The scope of type inference was significantly broadened in Java SE 8, including expanded inference for nested and chained generic method calls, and inference for lambda formals. This made it far easier to build APIs designed for call chaining, and such APIs (such as Streams) have been quite popular, showing that developers are already comfortable having intermediate types inferred. In a call chain like:

int maxWeight = blocks.stream()
                      .filter(b -> b.getColor() == BLUE)
                      .mapToInt(Block::getWeight)
                      .max();

no one is bothered (or even notices) that the intermediate types Stream<Block> and IntStream, as well as the type of the lambda formal b, do not appear explicitly in the source code.
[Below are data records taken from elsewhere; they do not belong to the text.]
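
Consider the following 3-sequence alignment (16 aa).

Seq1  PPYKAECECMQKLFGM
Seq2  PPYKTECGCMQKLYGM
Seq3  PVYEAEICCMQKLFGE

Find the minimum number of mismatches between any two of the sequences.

Pairwise Hamming distances:
  Seq1 vs Seq2: 3
  Seq1 vs Seq3: 5
  Seq2 vs Seq3: 7
The smallest is 3, between Seq1 and Seq2.

3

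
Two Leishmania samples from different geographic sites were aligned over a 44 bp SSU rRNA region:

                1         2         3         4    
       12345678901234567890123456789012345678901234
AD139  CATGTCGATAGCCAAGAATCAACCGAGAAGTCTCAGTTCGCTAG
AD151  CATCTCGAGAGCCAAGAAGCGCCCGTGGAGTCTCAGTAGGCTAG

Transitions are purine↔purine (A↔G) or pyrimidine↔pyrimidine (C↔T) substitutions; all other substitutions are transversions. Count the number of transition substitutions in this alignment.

2

The sequences differ at positions 4 (G/C, transversion), 9 (T/G, transversion), 19 (T/G, transversion), 21 (A/G, transition), 22 (A/C, transversion), 26 (A/T, transversion), 28 (A/G, transition), 38 (T/A, transversion), 39 (C/G, transversion).
Of the 9 differences, 2 transitions and 7 transversions, so the answer is 2.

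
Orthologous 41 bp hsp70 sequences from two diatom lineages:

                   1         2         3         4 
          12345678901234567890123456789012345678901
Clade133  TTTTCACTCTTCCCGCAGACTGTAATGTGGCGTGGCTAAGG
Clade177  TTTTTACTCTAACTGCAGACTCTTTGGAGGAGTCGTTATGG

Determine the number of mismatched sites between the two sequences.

13

The sequences differ at positions 5 (C/T), 11 (T/A), 12 (C/A), 14 (C/T), 22 (G/C), 24 (A/T), 25 (A/T), 26 (T/G), 28 (T/A), 31 (C/A), 34 (G/C), 36 (C/T), 39 (A/T).
That gives 13 mismatches out of 41 aligned sites, so the Hamming distance is 13.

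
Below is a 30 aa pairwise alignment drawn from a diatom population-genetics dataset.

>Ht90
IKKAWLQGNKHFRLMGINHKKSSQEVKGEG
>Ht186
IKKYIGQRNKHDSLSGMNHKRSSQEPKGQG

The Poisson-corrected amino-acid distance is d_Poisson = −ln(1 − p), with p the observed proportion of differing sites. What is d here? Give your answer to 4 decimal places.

0.4568

The sequences differ at positions 4 (A/Y), 5 (W/I), 6 (L/G), 8 (G/R), 12 (F/D), 13 (R/S), 15 (M/S), 17 (I/M), 21 (K/R), 26 (V/P), 29 (E/Q).
p = 11/30 = 0.366667.
d = −ln(1 − 0.366667) = −ln(0.633333) = 0.4568.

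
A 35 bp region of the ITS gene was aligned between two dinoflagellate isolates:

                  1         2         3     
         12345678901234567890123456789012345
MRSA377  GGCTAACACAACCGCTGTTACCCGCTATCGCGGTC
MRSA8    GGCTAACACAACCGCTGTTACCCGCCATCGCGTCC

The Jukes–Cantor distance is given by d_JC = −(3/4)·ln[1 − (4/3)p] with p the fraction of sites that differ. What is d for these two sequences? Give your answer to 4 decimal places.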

Local variable type inference allows a similar effect in less tightly structured APIs; many uses of local variables are essentially chains, and benefit equally from inference, such as:

var path = Path.of(fileName);
var fileStream = new FileInputStream(path);
var bytes = Files.readAllBytes(fileStream);

Description

For local variable declarations with initializers, enhanced for-loop indexes, and index variables declared in traditional for loops, allow the reserved type name var to be accepted in place of manifest types:

var list = new ArrayList<String>(); // infers ArrayList<String>
var stream = list.stream();         // infers Stream<String>

The type is inferred based on the type of the initializer. If there is no initializer, the initializer is the null literal, or the initializer is a poly expression that requires a target type (lambda, method reference, implicit array initializer), then the declaration is rejected.

The identifier var is not a keyword; instead it is a reserved type name or a context-sensitive keyword. This means that code that uses var as a variable, method, or package name will not be affected; code that uses var as a class or interface name will be affected (but these names are rare in practice, since they violate usual naming conventions).

Excluding locals with no initializers eliminates "action at a distance" inference errors, and only excludes a small portion of locals in typical programs.

Elided type arguments

In addition to var, we may consider supporting partially-typed local variable declarations that elide type arguments with a "diamond":

Collection<> coll = Arrays.asList(1, 2, 3);

In this case, after determining the type of the initializer, the type is mapped to whatever supertype it has that is a parameterization of Collection.

Non-denotable types

Sometimes the type of the initializer is a non-denotable type, such as a capture variable. In this case, the algorithm may be designed to either i) infer the type, ii) reject the expression, or iii) infer a denotable supertype.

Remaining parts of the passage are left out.